Philosophe, théoricien politique, architecte, urbaniste, Hippodamos de Milet représente, au début du ~ ve siècle, le type achevé des descendants de l'école philosophique de Milet, dont Thalès, au ~ vie siècle, apparaît comme l'inspirateur. Nourri de cette tradition, ayant exercé sa réflexion sur les règlements et les constitutions promulguées au siècle précédent par les législateurs de l'Ouest et de l'Est, Hippodamos de Milet est devenu, en quelque sorte, le symbole des urbanistes classiques. D'après Aristote, il fut essentiellement un théoricien, celui qui inventa la division des villes et adapta leur tracé aux conceptions philosophico-politiques de ces penseurs dont Platon devait tirer beaucoup de ses préceptes.

Il s'agissait de fournir aux citoyens, dans le cadre d'une communauté politique bien définie et harmonieuse, les éléments essentiels de leur vie privée et de leur vie commune. D'abord, leur nombre est limité (5 040, au maximum) et le cadre urbain doit être équilibré et ne saurait s'étendre à l'infini. Les fonctions de la ville (politiques, économiques, sociales, religieuses) s'expriment dans un plan clairement organisé, où toutes les zones reçoivent une destination dont l'emplacement et l'étendue sont fixés d'après leur fonction. Le plan est tracé par des axes principaux, les plateiai, que recoupent des transversales. Le damier, ainsi défini, donne des zones résidentielles, et un certain nombre d'îlots sont réservés suivant les meilleures conditions topographiques qu'ils offrent pour les sanctuaires, les agoras et places marchandes, les édifices de représentations et de concours, théâtres, gymnases, etc., les édifices à caractère politique et administratif.

Le nom d'Hippodamos de Milet symbolise moins le plan urbain orthogonal, au tracé régulier, connu bien avant lui, que le principe d'une division fonctionnelle du tissu urbain, prévoyant des zones réservées et adaptées aux fonctions essentielles de la communauté pour laquelle il est implanté et défini.

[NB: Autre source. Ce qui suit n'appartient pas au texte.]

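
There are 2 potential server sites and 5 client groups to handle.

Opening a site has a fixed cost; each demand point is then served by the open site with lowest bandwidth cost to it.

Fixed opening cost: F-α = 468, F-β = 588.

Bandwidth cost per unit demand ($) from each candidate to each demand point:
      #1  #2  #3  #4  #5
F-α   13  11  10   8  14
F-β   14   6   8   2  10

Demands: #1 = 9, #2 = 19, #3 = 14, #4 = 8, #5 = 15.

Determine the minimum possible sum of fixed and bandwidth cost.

Open {F-β}: assign each demand point to its cheapest open site.
  #1→F-β 9×14=126, #2→F-β 19×6=114, #3→F-β 14×8=112, #4→F-β 8×2=16, #5→F-β 15×10=150
  bandwidth cost 518, fixed 588 → total 1106.
Compare {F-α}: bandwidth cost 740 + fixed 468 = 1208.
Compare {F-α, F-β}: bandwidth cost 509 + fixed 1056 = 1565.

1106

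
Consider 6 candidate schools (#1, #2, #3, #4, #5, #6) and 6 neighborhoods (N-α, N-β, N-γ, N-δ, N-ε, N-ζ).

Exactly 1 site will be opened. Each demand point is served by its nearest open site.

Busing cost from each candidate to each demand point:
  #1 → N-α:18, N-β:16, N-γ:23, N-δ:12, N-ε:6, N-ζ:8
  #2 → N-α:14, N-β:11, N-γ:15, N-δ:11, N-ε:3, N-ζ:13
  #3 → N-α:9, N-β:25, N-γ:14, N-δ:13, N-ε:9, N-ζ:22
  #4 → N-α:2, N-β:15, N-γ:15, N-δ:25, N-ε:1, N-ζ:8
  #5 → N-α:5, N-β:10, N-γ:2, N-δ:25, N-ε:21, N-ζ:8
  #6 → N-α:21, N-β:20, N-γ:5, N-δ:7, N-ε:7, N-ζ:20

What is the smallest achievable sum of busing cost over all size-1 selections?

66

Open {#4}.
  N-α→#4 2, N-β→#4 15, N-γ→#4 15, N-δ→#4 25, N-ε→#4 1, N-ζ→#4 8  ⇒ total 66.
Compare {#2}: total 67.
Compare {#5}: total 71.
No size-1 selection does better; minimum is 66.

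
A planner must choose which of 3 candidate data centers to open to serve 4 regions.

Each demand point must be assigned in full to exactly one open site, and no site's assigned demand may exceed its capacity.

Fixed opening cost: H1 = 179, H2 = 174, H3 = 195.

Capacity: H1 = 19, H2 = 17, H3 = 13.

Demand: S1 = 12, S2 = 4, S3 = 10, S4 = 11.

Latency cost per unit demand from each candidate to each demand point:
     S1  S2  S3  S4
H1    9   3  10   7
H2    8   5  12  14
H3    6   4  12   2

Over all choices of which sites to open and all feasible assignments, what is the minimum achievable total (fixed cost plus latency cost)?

Open {H1, H2, H3}; cheapest assignment that respects the capacities:
  H1 (cap 19, load 14): S2, S3 — cost 4×3 + 10×10 = 112
  H2 (cap 17, load 12): S1 — cost 12×8 = 96
  H3 (cap 13, load 11): S4 — cost 11×2 = 22
  Shipping 230, fixed 548 → total 778.
  Any other capacity-feasible assignment to {H1, H2, H3} ships for at least 230.
Total demand is 37 and no other set of sites has combined capacity ≥ 37, so {H1, H2, H3} is the only feasible choice of open sites. Minimum: 778.

778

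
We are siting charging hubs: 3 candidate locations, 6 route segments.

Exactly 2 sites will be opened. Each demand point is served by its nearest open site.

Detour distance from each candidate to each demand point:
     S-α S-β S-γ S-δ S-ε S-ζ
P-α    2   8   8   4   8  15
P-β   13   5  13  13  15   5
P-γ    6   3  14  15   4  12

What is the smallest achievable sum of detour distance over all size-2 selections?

Open {P-α, P-β}.
  S-α→P-α 2, S-β→P-β 5, S-γ→P-α 8, S-δ→P-α 4, S-ε→P-α 8, S-ζ→P-β 5  ⇒ total 32.
Compare {P-α, P-γ}: total 33.
Compare {P-β, P-γ}: total 44.

32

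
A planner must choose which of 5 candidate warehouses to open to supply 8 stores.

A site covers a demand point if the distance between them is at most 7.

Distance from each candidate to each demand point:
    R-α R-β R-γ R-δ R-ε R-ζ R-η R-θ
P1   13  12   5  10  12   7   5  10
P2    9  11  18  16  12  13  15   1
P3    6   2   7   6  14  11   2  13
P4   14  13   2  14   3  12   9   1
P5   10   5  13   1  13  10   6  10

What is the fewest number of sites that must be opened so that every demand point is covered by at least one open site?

3

Coverage sets (demand points within 7 of each site):
  P1: {R-γ, R-ζ, R-η}
  P2: {R-θ}
  P3: {R-α, R-β, R-γ, R-δ, R-η}
  P4: {R-γ, R-ε, R-θ}
  P5: {R-β, R-δ, R-η}
No 2 sites suffice: every size-2 union leaves at least one demand point uncovered.
But {P1, P3, P4} covers everything, so the minimum is 3.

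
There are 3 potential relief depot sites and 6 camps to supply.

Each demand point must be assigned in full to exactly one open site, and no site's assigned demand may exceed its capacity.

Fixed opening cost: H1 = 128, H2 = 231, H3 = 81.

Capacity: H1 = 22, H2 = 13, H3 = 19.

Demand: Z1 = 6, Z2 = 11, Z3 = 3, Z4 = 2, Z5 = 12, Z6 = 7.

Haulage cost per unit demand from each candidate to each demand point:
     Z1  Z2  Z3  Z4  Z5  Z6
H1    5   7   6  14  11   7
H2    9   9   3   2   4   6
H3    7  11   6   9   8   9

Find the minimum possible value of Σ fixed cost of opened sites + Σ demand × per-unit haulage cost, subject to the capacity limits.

521

Open {H1, H3}; cheapest assignment that respects the capacities:
  H1 (cap 22, load 22): Z1, Z2, Z3, Z4 — cost 6×5 + 11×7 + 3×6 + 2×14 = 153
  H3 (cap 19, load 19): Z5, Z6 — cost 12×8 + 7×9 = 159
  Shipping 312, fixed 209 → total 521.
  Any other capacity-feasible assignment to {H1, H3} ships for at least 312.
Compare {H1, H2, H3}: its best feasible assignment gives total 692.
Every other set of open sites that can feasibly serve all demand totals ≥ 692 even under its best assignment. Minimum: 521.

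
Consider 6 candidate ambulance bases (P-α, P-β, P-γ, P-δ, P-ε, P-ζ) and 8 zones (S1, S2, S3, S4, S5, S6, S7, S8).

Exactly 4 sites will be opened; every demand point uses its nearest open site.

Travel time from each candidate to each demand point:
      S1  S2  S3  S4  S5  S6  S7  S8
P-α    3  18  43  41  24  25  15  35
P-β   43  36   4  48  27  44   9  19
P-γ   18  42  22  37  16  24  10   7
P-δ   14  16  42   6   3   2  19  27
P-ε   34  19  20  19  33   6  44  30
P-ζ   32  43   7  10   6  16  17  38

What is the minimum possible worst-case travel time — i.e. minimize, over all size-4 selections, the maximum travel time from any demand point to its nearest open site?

Open {P-α, P-β, P-γ, P-δ}.
  Farthest demand point is S2 at travel time 16 (to P-δ); all others are ≤ 16.
With {P-α, P-γ, P-δ, P-ζ} the worst case is 16.
With {P-β, P-γ, P-δ, P-ε} the worst case is 16.
No size-4 selection achieves below 16.

16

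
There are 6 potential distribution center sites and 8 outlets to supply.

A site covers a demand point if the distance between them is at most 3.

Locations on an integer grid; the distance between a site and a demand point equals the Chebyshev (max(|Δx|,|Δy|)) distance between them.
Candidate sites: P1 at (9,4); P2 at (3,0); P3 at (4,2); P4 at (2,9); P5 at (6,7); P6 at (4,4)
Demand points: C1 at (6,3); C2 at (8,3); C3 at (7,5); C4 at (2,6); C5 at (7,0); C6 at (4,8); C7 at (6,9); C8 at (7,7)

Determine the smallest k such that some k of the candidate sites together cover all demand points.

4

Coverage sets (demand points within 3 of each site):
  P1: {C1, C2, C3, C8}
  P2: {C1}
  P3: {C1, C3, C5}
  P4: {C4, C6}
  P5: {C3, C6, C7, C8}
  P6: {C1, C3, C4, C8}
No 3 sites suffice: every size-3 union leaves at least one demand point uncovered.
But {P1, P3, P4, P5} covers everything, so the minimum is 4.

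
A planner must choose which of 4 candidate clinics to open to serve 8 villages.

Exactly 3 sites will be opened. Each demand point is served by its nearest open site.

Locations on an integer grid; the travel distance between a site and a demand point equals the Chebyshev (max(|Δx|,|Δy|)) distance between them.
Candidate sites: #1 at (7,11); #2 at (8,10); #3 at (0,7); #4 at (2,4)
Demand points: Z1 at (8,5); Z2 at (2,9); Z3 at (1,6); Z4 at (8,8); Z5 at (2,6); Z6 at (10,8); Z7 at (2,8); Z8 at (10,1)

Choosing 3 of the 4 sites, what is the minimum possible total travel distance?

24

Open {#2, #3, #4}.
  Z1→#2 5, Z2→#3 2, Z3→#3 1, Z4→#2 2, Z5→#3 2, Z6→#2 2, Z7→#3 2, Z8→#4 8  ⇒ total 24.
Compare {#1, #2, #3}: total 25.
Compare {#1, #3, #4}: total 27.
No size-3 selection does better; minimum is 24.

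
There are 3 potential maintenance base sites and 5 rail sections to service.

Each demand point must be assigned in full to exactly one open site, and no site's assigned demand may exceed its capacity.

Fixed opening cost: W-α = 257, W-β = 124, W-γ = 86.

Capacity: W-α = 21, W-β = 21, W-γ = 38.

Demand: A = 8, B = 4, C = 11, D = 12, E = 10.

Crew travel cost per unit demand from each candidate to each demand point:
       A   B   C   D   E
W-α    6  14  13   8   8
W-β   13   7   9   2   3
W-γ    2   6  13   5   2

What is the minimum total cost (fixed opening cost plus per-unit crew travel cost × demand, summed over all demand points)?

429

Open {W-β, W-γ}; cheapest assignment that respects the capacities:
  W-β (cap 21, load 11): C — cost 11×9 = 99
  W-γ (cap 38, load 34): A, B, D, E — cost 8×2 + 4×6 + 12×5 + 10×2 = 120
  Shipping 219, fixed 210 → total 429.
  Any other capacity-feasible assignment to {W-β, W-γ} ships for at least 219.
Compare {W-α, W-γ}: its best feasible assignment gives total 606.
Compare {W-α, W-β, W-γ}: its best feasible assignment gives total 686.
Every other set of open sites that can feasibly serve all demand totals ≥ 606 even under its best assignment. Minimum: 429.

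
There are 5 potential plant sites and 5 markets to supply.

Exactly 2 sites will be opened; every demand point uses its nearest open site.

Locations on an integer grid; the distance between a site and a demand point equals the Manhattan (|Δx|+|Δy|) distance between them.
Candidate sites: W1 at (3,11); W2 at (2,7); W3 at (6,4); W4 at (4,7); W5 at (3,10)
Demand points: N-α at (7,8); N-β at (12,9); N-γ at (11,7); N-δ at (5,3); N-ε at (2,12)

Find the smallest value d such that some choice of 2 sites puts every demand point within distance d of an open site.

Open {W1, W4}.
  Farthest demand point is N-β at distance 10 (to W4); all others are ≤ 10.
With {W2, W4} the worst case is 10.
With {W2, W5} the worst case is 10.
No size-2 selection achieves below 10.

10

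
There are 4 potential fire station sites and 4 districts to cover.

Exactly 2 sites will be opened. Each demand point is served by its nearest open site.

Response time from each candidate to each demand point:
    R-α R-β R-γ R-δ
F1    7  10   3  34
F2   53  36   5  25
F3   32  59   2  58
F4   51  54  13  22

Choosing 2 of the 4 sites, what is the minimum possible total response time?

Open {F1, F4}.
  R-α→F1 7, R-β→F1 10, R-γ→F1 3, R-δ→F4 22  ⇒ total 42.
Compare {F1, F2}: total 45.
Compare {F1, F3}: total 53.
No size-2 selection does better; minimum is 42.

42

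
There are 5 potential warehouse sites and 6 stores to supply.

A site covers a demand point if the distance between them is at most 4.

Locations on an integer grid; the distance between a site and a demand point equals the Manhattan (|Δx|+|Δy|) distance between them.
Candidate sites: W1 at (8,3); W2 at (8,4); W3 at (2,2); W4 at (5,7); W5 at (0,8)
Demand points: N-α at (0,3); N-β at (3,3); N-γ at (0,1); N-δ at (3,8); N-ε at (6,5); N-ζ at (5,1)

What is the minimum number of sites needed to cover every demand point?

Coverage sets (demand points within 4 of each site):
  W1: {N-ε}
  W2: {N-ε}
  W3: {N-α, N-β, N-γ, N-ζ}
  W4: {N-δ, N-ε}
  W5: {N-δ}
No single site covers all 6 demand points.
But {W3, W4} covers everything, so the minimum is 2.

2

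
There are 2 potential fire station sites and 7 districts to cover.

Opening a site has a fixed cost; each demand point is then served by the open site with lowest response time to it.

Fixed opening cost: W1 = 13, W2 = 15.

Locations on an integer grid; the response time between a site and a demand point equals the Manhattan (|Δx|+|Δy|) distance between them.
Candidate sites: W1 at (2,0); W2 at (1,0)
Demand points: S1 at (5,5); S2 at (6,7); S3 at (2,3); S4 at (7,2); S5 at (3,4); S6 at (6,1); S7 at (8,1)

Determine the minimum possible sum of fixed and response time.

59

Open {W1}: assign each demand point to its cheapest open site.
  S1→W1 8, S2→W1 11, S3→W1 3, S4→W1 7, S5→W1 5, S6→W1 5, S7→W1 7
  response time 46, fixed 13 → total 59.
Compare {W2}: response time 53 + fixed 15 = 68.
Compare {W1, W2}: response time 46 + fixed 28 = 74.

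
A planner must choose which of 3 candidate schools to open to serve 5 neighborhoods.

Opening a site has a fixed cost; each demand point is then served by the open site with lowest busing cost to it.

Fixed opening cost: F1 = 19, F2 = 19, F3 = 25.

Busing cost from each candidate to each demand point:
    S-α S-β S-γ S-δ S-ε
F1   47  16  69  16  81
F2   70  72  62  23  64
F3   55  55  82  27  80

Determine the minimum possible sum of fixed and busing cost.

Open {F1, F2}: assign each demand point to its cheapest open site.
  S-α→F1 47, S-β→F1 16, S-γ→F2 62, S-δ→F1 16, S-ε→F2 64
  busing cost 205, fixed 38 → total 243.
Compare {F1}: busing cost 229 + fixed 19 = 248.
Compare {F1, F2, F3}: busing cost 205 + fixed 63 = 268.
Compare {F1, F3}: busing cost 228 + fixed 44 = 272.
All other subsets cost ≥ 248. Minimum total cost: 243.

243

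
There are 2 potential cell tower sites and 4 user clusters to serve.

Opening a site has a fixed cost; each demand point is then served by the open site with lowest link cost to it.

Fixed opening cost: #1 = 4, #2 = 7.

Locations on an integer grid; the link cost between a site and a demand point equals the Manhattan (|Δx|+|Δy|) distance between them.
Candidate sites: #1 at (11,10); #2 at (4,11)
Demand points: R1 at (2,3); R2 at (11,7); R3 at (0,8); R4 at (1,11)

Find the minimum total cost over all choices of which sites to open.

34

Open {#1, #2}: assign each demand point to its cheapest open site.
  R1→#2 10, R2→#1 3, R3→#2 7, R4→#2 3
  link cost 23, fixed 11 → total 34.
Compare {#2}: link cost 31 + fixed 7 = 38.
Compare {#1}: link cost 43 + fixed 4 = 47.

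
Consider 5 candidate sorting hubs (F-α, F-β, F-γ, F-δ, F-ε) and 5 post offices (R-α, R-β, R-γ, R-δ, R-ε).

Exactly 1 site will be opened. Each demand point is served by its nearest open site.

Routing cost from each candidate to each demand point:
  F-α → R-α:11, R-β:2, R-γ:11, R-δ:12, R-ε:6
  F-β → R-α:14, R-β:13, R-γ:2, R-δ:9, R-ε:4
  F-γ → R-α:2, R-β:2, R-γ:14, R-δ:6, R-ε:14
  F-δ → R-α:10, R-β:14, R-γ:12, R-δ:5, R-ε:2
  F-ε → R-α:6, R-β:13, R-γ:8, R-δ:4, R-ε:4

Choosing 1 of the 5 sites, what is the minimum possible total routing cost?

35

Open {F-ε}.
  R-α→F-ε 6, R-β→F-ε 13, R-γ→F-ε 8, R-δ→F-ε 4, R-ε→F-ε 4  ⇒ total 35.
Compare {F-γ}: total 38.
Compare {F-α}: total 42.
No size-1 selection does better; minimum is 35.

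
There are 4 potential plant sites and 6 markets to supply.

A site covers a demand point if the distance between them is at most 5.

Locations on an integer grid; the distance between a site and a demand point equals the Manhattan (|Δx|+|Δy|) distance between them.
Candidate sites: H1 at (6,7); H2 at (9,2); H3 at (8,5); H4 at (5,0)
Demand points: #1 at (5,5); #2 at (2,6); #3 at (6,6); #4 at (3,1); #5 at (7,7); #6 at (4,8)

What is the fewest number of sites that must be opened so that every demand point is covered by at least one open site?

Coverage sets (demand points within 5 of each site):
  H1: {#1, #2, #3, #5, #6}
  H2: {}
  H3: {#1, #3, #5}
  H4: {#1, #4}
No single site covers all 6 demand points.
But {H1, H4} covers everything, so the minimum is 2.

2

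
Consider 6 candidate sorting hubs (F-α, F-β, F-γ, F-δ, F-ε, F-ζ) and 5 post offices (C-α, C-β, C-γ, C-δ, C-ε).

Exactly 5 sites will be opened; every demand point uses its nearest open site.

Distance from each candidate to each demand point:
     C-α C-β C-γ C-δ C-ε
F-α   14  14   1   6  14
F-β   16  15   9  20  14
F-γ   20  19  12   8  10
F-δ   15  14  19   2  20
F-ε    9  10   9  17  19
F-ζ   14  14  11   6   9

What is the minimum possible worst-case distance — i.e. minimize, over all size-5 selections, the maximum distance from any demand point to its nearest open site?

10

Open {F-α, F-β, F-γ, F-δ, F-ε}.
  Farthest demand point is C-β at distance 10 (to F-ε); all others are ≤ 10.
With {F-α, F-β, F-γ, F-ε, F-ζ} the worst case is 10.
With {F-α, F-β, F-δ, F-ε, F-ζ} the worst case is 10.
No size-5 selection achieves below 10.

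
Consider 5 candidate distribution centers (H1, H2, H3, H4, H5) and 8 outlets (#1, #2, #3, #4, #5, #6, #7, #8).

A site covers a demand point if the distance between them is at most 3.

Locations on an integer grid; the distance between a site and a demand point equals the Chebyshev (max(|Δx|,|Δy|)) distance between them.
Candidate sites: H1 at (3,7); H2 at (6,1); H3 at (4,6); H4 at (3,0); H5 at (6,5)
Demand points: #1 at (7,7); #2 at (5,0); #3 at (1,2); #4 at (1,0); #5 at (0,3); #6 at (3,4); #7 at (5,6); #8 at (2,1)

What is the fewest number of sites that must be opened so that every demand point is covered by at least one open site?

Coverage sets (demand points within 3 of each site):
  H1: {#6, #7}
  H2: {#2, #6}
  H3: {#1, #6, #7}
  H4: {#2, #3, #4, #5, #8}
  H5: {#1, #6, #7}
No single site covers all 8 demand points.
But {H3, H4} covers everything, so the minimum is 2.

2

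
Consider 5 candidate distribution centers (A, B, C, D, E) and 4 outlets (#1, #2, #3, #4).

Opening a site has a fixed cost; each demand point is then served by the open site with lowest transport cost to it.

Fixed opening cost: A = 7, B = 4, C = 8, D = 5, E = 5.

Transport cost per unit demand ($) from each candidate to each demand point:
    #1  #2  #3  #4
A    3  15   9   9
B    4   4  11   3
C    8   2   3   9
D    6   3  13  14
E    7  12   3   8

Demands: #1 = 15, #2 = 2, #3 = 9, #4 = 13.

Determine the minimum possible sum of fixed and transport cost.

134

Open {A, B, C}: assign each demand point to its cheapest open site.
  #1→A 15×3=45, #2→C 2×2=4, #3→C 9×3=27, #4→B 13×3=39
  transport cost 115, fixed 19 → total 134.
Compare {A, B, E}: transport cost 119 + fixed 16 = 135.
Compare {A, B, D, E}: transport cost 117 + fixed 21 = 138.
Compare {A, B, C, D}: transport cost 115 + fixed 24 = 139.
All other subsets cost ≥ 135. Minimum total cost: 134.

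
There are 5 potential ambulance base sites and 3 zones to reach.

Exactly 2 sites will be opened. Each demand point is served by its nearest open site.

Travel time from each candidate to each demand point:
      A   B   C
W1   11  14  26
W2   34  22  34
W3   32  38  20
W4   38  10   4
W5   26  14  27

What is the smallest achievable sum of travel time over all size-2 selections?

25

Open {W1, W4}.
  A→W1 11, B→W4 10, C→W4 4  ⇒ total 25.
Compare {W4, W5}: total 40.
Compare {W1, W3}: total 45.
No size-2 selection does better; minimum is 25.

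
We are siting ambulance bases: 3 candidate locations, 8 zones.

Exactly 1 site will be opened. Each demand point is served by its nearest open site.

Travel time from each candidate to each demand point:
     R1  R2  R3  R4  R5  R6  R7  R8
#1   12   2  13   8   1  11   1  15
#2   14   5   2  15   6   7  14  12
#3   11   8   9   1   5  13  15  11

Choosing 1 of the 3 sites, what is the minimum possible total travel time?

63

Open {#1}.
  R1→#1 12, R2→#1 2, R3→#1 13, R4→#1 8, R5→#1 1, R6→#1 11, R7→#1 1, R8→#1 15  ⇒ total 63.
Compare {#3}: total 73.
Compare {#2}: total 75.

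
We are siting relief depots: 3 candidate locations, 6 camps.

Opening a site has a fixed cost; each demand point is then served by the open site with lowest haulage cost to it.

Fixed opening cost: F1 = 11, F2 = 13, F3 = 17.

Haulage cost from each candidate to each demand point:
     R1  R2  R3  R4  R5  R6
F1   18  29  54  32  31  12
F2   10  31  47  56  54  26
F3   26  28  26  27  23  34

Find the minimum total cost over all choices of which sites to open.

Open {F1, F3}: assign each demand point to its cheapest open site.
  R1→F1 18, R2→F3 28, R3→F3 26, R4→F3 27, R5→F3 23, R6→F1 12
  haulage cost 134, fixed 28 → total 162.
Compare {F1, F2, F3}: haulage cost 126 + fixed 41 = 167.
Compare {F2, F3}: haulage cost 140 + fixed 30 = 170.
Compare {F3}: haulage cost 164 + fixed 17 = 181.
All other subsets cost ≥ 167. Minimum total cost: 162.

162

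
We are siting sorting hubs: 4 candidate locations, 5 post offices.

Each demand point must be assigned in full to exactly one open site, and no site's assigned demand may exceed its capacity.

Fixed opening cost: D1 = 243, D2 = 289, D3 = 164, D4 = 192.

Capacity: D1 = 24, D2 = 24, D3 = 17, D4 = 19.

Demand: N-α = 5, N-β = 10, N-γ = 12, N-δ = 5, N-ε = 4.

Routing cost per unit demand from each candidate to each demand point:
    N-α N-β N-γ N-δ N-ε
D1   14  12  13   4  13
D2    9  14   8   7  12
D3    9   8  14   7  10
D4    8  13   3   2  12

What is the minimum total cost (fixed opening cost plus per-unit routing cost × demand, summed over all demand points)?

703

Open {D1, D4}; cheapest assignment that respects the capacities:
  D1 (cap 24, load 19): N-β, N-δ, N-ε — cost 10×12 + 5×4 + 4×13 = 192
  D4 (cap 19, load 17): N-α, N-γ — cost 5×8 + 12×3 = 76
  Shipping 268, fixed 435 → total 703.
  Any other capacity-feasible assignment to {D1, D4} ships for at least 268.
Compare {D2, D3}: its best feasible assignment gives total 749.
Compare {D3, D4}: its best feasible assignment gives total 757.
Every other set of open sites that can feasibly serve all demand totals ≥ 749 even under its best assignment. Minimum: 703.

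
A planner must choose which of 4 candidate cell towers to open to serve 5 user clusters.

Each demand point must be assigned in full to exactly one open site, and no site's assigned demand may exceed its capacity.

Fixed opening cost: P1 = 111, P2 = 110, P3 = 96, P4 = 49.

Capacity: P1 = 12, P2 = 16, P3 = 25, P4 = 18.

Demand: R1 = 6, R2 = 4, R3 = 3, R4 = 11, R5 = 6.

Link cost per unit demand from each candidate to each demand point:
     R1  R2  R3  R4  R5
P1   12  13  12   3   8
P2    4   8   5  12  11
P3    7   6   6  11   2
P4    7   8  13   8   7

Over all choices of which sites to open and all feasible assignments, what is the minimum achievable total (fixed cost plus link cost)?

Open {P3, P4}; cheapest assignment that respects the capacities:
  P3 (cap 25, load 19): R1, R2, R3, R5 — cost 6×7 + 4×6 + 3×6 + 6×2 = 96
  P4 (cap 18, load 11): R4 — cost 11×8 = 88
  Shipping 184, fixed 145 → total 329.
  Any other capacity-feasible assignment to {P3, P4} ships for at least 184.
Compare {P1, P3}: its best feasible assignment gives total 336.
Compare {P2, P4}: its best feasible assignment gives total 360.
Every other set of open sites that can feasibly serve all demand totals ≥ 336 even under its best assignment. Minimum: 329.

329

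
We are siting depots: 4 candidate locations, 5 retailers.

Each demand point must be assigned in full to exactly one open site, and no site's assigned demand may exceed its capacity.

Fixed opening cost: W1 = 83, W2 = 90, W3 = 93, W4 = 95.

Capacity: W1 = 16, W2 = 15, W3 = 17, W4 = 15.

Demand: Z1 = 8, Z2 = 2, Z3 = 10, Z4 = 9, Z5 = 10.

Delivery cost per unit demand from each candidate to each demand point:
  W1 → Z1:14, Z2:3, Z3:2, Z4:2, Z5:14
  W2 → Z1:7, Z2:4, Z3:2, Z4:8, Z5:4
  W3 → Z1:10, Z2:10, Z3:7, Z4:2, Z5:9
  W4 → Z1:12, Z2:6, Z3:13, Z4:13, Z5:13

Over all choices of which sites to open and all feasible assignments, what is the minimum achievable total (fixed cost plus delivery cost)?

430

Open {W1, W2, W3}; cheapest assignment that respects the capacities:
  W1 (cap 16, load 12): Z2, Z3 — cost 2×3 + 10×2 = 26
  W2 (cap 15, load 10): Z5 — cost 10×4 = 40
  W3 (cap 17, load 17): Z1, Z4 — cost 8×10 + 9×2 = 98
  Shipping 164, fixed 266 → total 430.
  Any other capacity-feasible assignment to {W1, W2, W3} ships for at least 164.
Compare {W1, W3, W4}: its best feasible assignment gives total 525.
Compare {W1, W2, W3, W4}: its best feasible assignment gives total 525.
Every other set of open sites that can feasibly serve all demand totals ≥ 525 even under its best assignment. Minimum: 430.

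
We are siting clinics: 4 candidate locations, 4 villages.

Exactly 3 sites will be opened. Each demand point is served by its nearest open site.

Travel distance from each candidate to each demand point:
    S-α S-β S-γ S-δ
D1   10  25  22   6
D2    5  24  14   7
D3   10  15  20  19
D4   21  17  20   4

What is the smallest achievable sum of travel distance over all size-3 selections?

Open {D2, D3, D4}.
  S-α→D2 5, S-β→D3 15, S-γ→D2 14, S-δ→D4 4  ⇒ total 38.
Compare {D1, D2, D3}: total 40.
Compare {D1, D2, D4}: total 40.
No size-3 selection does better; minimum is 38.

38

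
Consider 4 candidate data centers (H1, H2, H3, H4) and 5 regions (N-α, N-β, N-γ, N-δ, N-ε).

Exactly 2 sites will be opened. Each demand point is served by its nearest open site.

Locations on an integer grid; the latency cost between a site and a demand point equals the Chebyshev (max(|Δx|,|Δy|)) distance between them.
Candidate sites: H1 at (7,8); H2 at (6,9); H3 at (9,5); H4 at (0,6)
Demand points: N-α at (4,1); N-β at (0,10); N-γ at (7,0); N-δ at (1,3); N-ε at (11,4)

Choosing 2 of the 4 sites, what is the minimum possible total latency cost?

19

Open {H3, H4}.
  N-α→H3 5, N-β→H4 4, N-γ→H3 5, N-δ→H4 3, N-ε→H3 2  ⇒ total 19.
Compare {H1, H4}: total 23.
Compare {H2, H3}: total 24.
No size-2 selection does better; minimum is 19.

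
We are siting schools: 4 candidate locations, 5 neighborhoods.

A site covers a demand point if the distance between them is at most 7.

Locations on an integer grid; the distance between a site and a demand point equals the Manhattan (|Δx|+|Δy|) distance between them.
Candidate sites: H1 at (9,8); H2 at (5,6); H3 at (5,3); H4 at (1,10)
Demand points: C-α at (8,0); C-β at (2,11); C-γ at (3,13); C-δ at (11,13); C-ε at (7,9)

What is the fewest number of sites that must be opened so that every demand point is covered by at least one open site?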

Cet architecte aux conceptions révolutionnaires — qu'Aristote décrit comme un dilettante cherchant à se faire remarquer par sa longue chevelure et le luxe de ses vêtements, les mêmes en hiver qu'en été (La Politique, liv. XI) — eut l'audace de raisonner sur la « totalité de la nature » et même de proposer une constitution politique. Le caractère fort inhabituel du passage qui le concerne dans l'œuvre aristotélicienne a conduit certains à mettre en doute son authenticité. Hippodamos, qui s'était déjà signalé à l'attention en « découpant le Pirée en damiers », émet des idées politiques qui reflètent, elles aussi, l'apport de l'école milésienne à la mathématique : sous l'influence de Thalès, le penseur, de faiseur de théogonies, s'était mué en savant, en géomètre. Conforme à l'esprit de géométrie est, en effet, la division que propose Hippodamos de la cité idéale en trois classes : artisans, agriculteurs, combattants ; ainsi que la triple division du territoire : la première partie étant sacrée, la deuxième publique (avec les combattants), la troisième privée (avec les agriculteurs). Triples encore sont les motifs engendrant les litiges auxquels doivent correspondre trois sortes de lois. L'élection des magistrats se fait par les trois classes de citoyens. Le projet d'Hippodamos comprend, en outre, l'idée d'une réforme dans la manière de rendre les sentences en justice, une proposition de conférer certains honneurs à ceux qui font quelque découverte utile à la cité ; une autre stipulant que les orphelins de guerre seront élevés aux frais du trésor public.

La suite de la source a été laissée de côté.